Haja chiquitita

As razões que levaram uma multidão
a disputar vagas na novela infantil do SBT

Pablo Nogueira

O elenco atual (à esquerda)
e o grupo de ex-chiquititas:
cachês polpudos mesmo
depois da aposentadoria
Fotos: Divulgação  

Chiquititas, a novela infantil produzida pelo SBT em parceria com a argentina Telefe, exibiu na semana passada um capítulo nada pueril. Milhares de pais, mães e avós, acompanhados de crianças de 6 a 15 anos, disputaram a cotoveladas uma ficha de inscrição para o teste de seleção dos seis novos atores mirins que, a partir de agosto, reforçarão a turma do orfanato Raio de Luz, cenário principal da novela. Há quase um ano, quando foi aberta a seleção que renovou o elenco de Chiquititas pela primeira vez, 5000 pessoas acorreram à sede do SBT para inscrever seus filhos, sobrinhos e netos. Dessa vez, foram 15000 só no domingo 28. A multidão era tamanha que os funcionários da emissora, desarvorados, a certa altura jogaram as fichas para o ar, provocando tumulto ainda maior. No dia seguinte, no Rio de Janeiro, outras 10000 foram atrás dos formulários. No Recife, mais 6000. Paralisado, o SBT cancelou a idéia inicial de gravar um teste em vídeo com cada criança e anunciou que só receberia inscrições pelo correio. Até o meio da semana, tinha sido inundado com 8.000 cartas. A previsão é de que 20.000 chegariam à emissora até sábado 6, prazo final para a entrega.
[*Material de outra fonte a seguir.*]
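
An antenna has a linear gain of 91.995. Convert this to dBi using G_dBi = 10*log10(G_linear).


G_dBi = 10 * log10(91.995) = 19.64 dBi

19.64 dBi


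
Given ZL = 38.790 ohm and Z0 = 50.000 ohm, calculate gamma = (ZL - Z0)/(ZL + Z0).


gamma = (38.790 - 50.000) / (38.790 + 50.000) = -0.1263

-0.1263


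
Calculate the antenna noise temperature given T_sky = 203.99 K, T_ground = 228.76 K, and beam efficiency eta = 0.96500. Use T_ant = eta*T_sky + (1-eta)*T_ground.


T_ant = 0.96500 * 203.99 + (1 - 0.96500) * 228.76 = 204.9 K

204.9 K


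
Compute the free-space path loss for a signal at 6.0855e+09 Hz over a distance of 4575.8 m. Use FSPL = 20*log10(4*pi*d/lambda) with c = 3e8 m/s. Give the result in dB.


lambda = c / f = 3.0000e+08 / 6.0855e+09 = 0.04929751 m
FSPL = 20 * log10(4*pi*4575.8/0.04929751) = 121.3 dB

121.3 dB


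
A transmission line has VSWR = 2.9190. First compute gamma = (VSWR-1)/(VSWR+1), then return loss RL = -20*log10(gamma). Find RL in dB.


gamma = (2.9190 - 1) / (2.9190 + 1) = 0.4896657
RL = -20 * log10(0.4896657) = 6.202 dB

6.202 dB


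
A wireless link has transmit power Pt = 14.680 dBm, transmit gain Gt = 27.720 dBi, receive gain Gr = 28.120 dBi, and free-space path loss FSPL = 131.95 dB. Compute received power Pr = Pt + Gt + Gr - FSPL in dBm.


Pr = 14.680 + 27.720 + 28.120 - 131.95 = -61.43 dBm

-61.43 dBm


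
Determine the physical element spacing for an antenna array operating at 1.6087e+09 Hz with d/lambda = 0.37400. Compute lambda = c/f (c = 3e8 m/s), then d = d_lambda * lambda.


lambda = c / f = 3.0000e+08 / 1.6087e+09 = 0.1864860 m
d = 0.37400 * 0.1864860 = 0.06975 m

0.06975 m


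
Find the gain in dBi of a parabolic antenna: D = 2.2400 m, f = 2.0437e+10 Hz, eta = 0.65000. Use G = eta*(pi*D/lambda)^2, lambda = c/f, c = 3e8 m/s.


lambda = c / f = 3.0000e+08 / 2.0437e+10 = 0.01467926 m
G_linear = 0.65000 * (pi * 2.2400 / 0.01467926)^2 = 149382.9
G_dBi = 10 * log10(149382.9) = 51.74 dBi

51.74 dBi


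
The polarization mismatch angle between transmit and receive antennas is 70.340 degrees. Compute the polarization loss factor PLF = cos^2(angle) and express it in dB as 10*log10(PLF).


PLF_linear = cos^2(70.340 deg) = 0.1131905
PLF_dB = 10 * log10(0.1131905) = -9.462 dB

-9.462 dB


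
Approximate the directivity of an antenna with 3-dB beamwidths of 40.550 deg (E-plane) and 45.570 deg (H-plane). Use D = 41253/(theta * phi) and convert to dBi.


D_linear = 41253 / (40.550 * 45.570) = 22.32470
D_dBi = 10 * log10(22.32470) = 13.49 dBi

13.49 dBi


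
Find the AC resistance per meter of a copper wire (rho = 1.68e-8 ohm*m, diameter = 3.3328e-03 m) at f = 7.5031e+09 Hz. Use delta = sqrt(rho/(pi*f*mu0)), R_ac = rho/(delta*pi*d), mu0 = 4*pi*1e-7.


delta = sqrt(1.68e-8 / (pi * 7.5031e+09 * 4*pi*1e-7)) = 7.531030e-07 m
R_ac = 1.68e-8 / (7.531030e-07 * pi * 3.3328e-03) = 2.131 ohm/m

2.131 ohm/m


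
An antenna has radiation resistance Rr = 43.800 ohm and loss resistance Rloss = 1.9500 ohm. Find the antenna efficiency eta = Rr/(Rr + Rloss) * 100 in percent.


eta = 43.800 / (43.800 + 1.9500) * 100 = 95.74%

95.74%


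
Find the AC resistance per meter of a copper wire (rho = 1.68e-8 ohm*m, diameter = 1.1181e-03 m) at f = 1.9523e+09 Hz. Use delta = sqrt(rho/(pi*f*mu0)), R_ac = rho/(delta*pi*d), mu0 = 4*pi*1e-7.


delta = sqrt(1.68e-8 / (pi * 1.9523e+09 * 4*pi*1e-7)) = 1.476391e-06 m
R_ac = 1.68e-8 / (1.476391e-06 * pi * 1.1181e-03) = 3.239 ohm/m

3.239 ohm/m


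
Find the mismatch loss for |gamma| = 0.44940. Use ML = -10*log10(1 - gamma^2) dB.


ML = -10 * log10(1 - 0.44940^2) = -10 * log10(0.79803964) = 0.9798 dB

0.9798 dB


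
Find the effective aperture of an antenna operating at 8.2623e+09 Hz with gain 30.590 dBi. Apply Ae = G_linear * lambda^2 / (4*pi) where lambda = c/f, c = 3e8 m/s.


lambda = c / f = 3.0000e+08 / 8.2623e+09 = 0.03630950 m
G_linear = 10^(30.590/10) = 1145.513
Ae = G_linear * lambda^2 / (4*pi) = 1145.513 * 0.03630950^2 / (4*pi) = 0.1202 m^2

0.1202 m^2


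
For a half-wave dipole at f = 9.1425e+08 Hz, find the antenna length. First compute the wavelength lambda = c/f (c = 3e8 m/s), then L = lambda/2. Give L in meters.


lambda = c / f = 3.0000e+08 / 9.1425e+08 = 0.3281378 m
L = lambda / 2 = 0.3281378 / 2 = 0.1641 m

0.1641 m


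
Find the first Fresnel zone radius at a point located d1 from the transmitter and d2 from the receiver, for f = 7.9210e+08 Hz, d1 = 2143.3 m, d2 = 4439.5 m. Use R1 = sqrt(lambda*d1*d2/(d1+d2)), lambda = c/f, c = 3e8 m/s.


lambda = c / f = 3.0000e+08 / 7.9210e+08 = 0.3787401 m
R1 = sqrt(0.3787401 * 2143.3 * 4439.5 / (2143.3 + 4439.5)) = 23.40 m

23.40 m


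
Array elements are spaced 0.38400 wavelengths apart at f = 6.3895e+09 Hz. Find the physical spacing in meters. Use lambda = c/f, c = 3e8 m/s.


lambda = c / f = 3.0000e+08 / 6.3895e+09 = 0.04695203 m
d = 0.38400 * 0.04695203 = 0.01803 m

0.01803 m


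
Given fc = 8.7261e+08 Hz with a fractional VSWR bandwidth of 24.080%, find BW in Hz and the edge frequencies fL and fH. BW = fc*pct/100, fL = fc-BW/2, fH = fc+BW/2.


BW = 8.7261e+08 * 24.080/100 = 2.101245e+08 Hz
fL = 8.7261e+08 - 2.101245e+08/2 = 7.675e+08 Hz
fH = 8.7261e+08 + 2.101245e+08/2 = 9.777e+08 Hz

BW=2.101e+08 Hz, fL=7.675e+08 Hz, fH=9.777e+08 Hz


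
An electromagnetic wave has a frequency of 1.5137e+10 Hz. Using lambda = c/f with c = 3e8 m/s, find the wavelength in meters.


lambda = c / f = 3.0000e+08 / 1.5137e+10 = 0.01982 m

0.01982 m


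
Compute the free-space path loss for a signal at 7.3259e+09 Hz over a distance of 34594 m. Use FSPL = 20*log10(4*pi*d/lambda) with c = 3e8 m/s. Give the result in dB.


lambda = c / f = 3.0000e+08 / 7.3259e+09 = 0.04095060 m
FSPL = 20 * log10(4*pi*34594/0.04095060) = 140.5 dB

140.5 dB


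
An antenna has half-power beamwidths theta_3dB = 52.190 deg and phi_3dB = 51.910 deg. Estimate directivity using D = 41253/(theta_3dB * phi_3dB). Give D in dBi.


D_linear = 41253 / (52.190 * 51.910) = 15.22710
D_dBi = 10 * log10(15.22710) = 11.83 dBi

11.83 dBi


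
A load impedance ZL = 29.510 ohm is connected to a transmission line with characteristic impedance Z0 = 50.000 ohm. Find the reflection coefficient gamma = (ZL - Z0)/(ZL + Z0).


gamma = (29.510 - 50.000) / (29.510 + 50.000) = -0.2577

-0.2577


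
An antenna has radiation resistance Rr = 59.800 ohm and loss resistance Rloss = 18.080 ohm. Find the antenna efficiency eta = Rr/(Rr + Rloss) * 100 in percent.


eta = 59.800 / (59.800 + 18.080) * 100 = 76.78%

76.78%


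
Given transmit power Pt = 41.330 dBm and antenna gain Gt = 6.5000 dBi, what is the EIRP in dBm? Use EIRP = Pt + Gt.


EIRP = Pt + Gt = 41.330 + 6.5000 = 47.83 dBm

47.83 dBm


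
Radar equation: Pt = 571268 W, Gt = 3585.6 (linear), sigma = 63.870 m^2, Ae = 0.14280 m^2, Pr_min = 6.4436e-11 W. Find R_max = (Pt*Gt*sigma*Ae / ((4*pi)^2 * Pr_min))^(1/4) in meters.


R^4 = 571268*3585.6*63.870*0.14280 / ((4*pi)^2 * 6.4436e-11) = 1.836025e+18
R_max = 1.836025e+18^0.25 = 36810 m

36810 m


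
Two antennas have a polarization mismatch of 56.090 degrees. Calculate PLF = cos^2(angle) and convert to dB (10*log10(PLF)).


PLF_linear = cos^2(56.090 deg) = 0.3112412
PLF_dB = 10 * log10(0.3112412) = -5.069 dB

-5.069 dB


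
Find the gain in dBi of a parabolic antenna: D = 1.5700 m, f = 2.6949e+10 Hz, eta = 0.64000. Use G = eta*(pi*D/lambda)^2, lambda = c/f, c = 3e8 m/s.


lambda = c / f = 3.0000e+08 / 2.6949e+10 = 0.01113214 m
G_linear = 0.64000 * (pi * 1.5700 / 0.01113214)^2 = 125638.2
G_dBi = 10 * log10(125638.2) = 50.99 dBi

50.99 dBi


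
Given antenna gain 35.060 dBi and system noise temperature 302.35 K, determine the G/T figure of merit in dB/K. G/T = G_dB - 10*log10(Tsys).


G/T = 35.060 - 10*log10(302.35) = 35.060 - 24.80510 = 10.25 dB/K

10.25 dB/K


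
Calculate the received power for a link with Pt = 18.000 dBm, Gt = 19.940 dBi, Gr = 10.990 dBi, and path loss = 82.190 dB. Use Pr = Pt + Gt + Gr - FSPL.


Pr = 18.000 + 19.940 + 10.990 - 82.190 = -33.26 dBm

-33.26 dBm


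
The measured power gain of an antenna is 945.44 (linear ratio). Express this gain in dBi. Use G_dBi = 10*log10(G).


G_dBi = 10 * log10(945.44) = 29.76 dBi

29.76 dBi


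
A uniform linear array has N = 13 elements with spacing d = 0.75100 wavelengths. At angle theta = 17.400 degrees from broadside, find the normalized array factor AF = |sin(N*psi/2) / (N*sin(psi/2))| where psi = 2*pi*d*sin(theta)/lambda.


psi = 2*pi*0.75100*sin(17.400 deg) = 1.411075 rad
AF = |sin(13*1.411075/2) / (13*sin(1.411075/2))| = 0.02967

0.02967


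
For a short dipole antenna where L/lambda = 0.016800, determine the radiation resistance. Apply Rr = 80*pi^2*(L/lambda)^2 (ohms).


Rr = 80 * pi^2 * (0.016800)^2 = 80 * 9.869604 * 2.822400e-04 = 0.2228 ohm

0.2228 ohm


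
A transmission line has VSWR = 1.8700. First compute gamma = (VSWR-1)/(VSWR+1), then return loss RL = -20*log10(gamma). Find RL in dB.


gamma = (1.8700 - 1) / (1.8700 + 1) = 0.3031359
RL = -20 * log10(0.3031359) = 10.37 dB

10.37 dB


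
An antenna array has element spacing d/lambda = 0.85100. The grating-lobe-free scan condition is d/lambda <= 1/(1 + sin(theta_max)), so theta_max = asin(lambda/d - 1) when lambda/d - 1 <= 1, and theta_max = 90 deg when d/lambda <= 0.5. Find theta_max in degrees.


lambda/d - 1 = 1/0.85100 - 1 = 0.1750881
theta_max = asin(0.1750881) = 10.08 deg

10.08 deg


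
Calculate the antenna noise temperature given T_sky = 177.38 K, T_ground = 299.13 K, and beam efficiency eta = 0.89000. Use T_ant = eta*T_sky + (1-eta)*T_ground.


T_ant = 0.89000 * 177.38 + (1 - 0.89000) * 299.13 = 190.8 K

190.8 K


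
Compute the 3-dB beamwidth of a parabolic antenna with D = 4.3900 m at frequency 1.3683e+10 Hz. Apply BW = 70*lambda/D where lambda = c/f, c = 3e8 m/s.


lambda = c / f = 3.0000e+08 / 1.3683e+10 = 0.02192502 m
BW = 70 * 0.02192502 / 4.3900 = 0.3496 deg

0.3496 deg


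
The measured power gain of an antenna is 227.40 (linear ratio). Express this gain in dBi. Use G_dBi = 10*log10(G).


G_dBi = 10 * log10(227.40) = 23.57 dBi

23.57 dBi


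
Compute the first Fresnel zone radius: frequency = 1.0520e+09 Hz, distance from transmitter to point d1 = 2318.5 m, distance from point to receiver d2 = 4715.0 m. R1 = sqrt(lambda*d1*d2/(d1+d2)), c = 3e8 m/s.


lambda = c / f = 3.0000e+08 / 1.0520e+09 = 0.2851711 m
R1 = sqrt(0.2851711 * 2318.5 * 4715.0 / (2318.5 + 4715.0)) = 21.05 m

21.05 m


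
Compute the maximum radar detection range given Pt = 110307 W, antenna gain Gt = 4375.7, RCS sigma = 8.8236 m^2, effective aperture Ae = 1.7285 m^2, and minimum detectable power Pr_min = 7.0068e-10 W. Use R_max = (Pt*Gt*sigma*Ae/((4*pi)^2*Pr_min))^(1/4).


R^4 = 110307*4375.7*8.8236*1.7285 / ((4*pi)^2 * 7.0068e-10) = 6.653135e+16
R_max = 6.653135e+16^0.25 = 16060 m

16060 m


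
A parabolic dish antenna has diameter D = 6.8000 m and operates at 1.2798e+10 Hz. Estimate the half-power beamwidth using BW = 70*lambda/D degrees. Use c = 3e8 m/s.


lambda = c / f = 3.0000e+08 / 1.2798e+10 = 0.02344116 m
BW = 70 * 0.02344116 / 6.8000 = 0.2413 deg

0.2413 deg


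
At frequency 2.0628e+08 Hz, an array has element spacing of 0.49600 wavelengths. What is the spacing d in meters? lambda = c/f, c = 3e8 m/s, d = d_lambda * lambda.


lambda = c / f = 3.0000e+08 / 2.0628e+08 = 1.454334 m
d = 0.49600 * 1.454334 = 0.7213 m

0.7213 m


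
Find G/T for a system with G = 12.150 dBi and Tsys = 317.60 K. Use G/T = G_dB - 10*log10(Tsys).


G/T = 12.150 - 10*log10(317.60) = 12.150 - 25.01880 = -12.87 dB/K

-12.87 dB/K


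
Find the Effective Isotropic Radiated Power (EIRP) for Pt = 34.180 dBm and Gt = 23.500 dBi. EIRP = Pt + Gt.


EIRP = Pt + Gt = 34.180 + 23.500 = 57.68 dBm

57.68 dBm


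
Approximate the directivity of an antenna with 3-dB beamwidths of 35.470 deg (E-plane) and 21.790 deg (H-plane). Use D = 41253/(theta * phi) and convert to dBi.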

"Fomos pegos de surpresa. Esperávamos no máximo um total de 10.000 candidatos", diz Roberto Monteiro, produtor executivo da novela. Ao contrário do que se pode imaginar, Chiquititas não tem uma audiência fenomenal. Depois de atingir seu pico de ibope — 21 pontos — em meados do ano passado, estabilizou em cerca de 15 pontos, 1 a menos que o seriado para adolescentes Malhação, da Rede Globo. Ainda assim é uma vitrine reluzente para os pequerruchos que almejam a fama televisiva, como Jéssica Bastos, de 7 anos. Ela saiu de Várzea do Roça, a 350 quilômetros de Salvador, acompanhada da mãe, a professora Cecília, que ganha 400 reais por mês e torrou suas economias para chegar a São Paulo de avião. "A Jéssica é muito precoce. Quando tinha 6 anos, publicou um texto num jornal. Depois de ser chiquitita, seu sonho é conhecer as ruínas de Pompéia, na Itália", comenta Cecília.

É natural que pais e mães se orgulhem de seus rebentos e jactem-se de seus feitos e conquistas nas conversas com amigos e parentes. Mas o que move um adulto a enfrentar filas quilométricas à porta de uma emissora de televisão em busca de um papel para seu filho numa novela? Satisfazer simplesmente o narcisismo de uma criança não é resposta suficiente. "Muitos pais estimulam os filhos a tentar a carreira artística como forma de realizar um sonho que eles próprios não conseguiram concretizar", afirma a psicóloga Ceres Araujo, professora da Pontifícia Universidade Católica, PUC, de São Paulo. O fator psicológico explica o fenômeno, mas não o incrível aumento de um ano para outro de candidatos a uma vaga em Chiquititas. O motivo, nesse caso, parece ser conjuntural: a crise econômica por que passa o país.

Cachê de adulto — Muitos dos pais que procuravam obter uma ficha de inscrição para o teste estão desempregados e não têm nenhuma perspectiva de encontrar trabalho em curto prazo. Eram pessoas como Avanilda dos Santos, de 32 anos, operadora de telemarketing, atualmente sem contracheque no final do mês, que encarou três horas num ônibus para tentar inscrever Rebeca, de 6 anos. Ou seja, a possibilidade de ver um filho na televisão é, mais do que motivo de orgulho, garantia de sobrevivência. Um chiquitito ganha, de fato, salário de gente grande: cerca de 5.000 reais, entre cachê e ajuda de custo para morar em Buenos Aires, onde o folhetim é gravado. Mesmo depois de aposentada na novela, a meninada tem chance de continuar na ativa. E que ativa! O grupo de nove ex-chiquititas As Crianças Mais Amadas do Brasil, que conta com mais dois participantes que nunca fizeram parte do elenco da novela, anima desde festinhas de aniversário até shows em estádios. De julho, quando foi formado, até a semana passada, o grupo estrelou setenta espetáculos, cobrando cachês de 25.000 a 35.000 reais. Em abril, deve lançar um CD. Não há dúvida: As Crianças Mais Amadas do Brasil transformou-se no melhor seguro-desemprego para os pais de seus integrantes.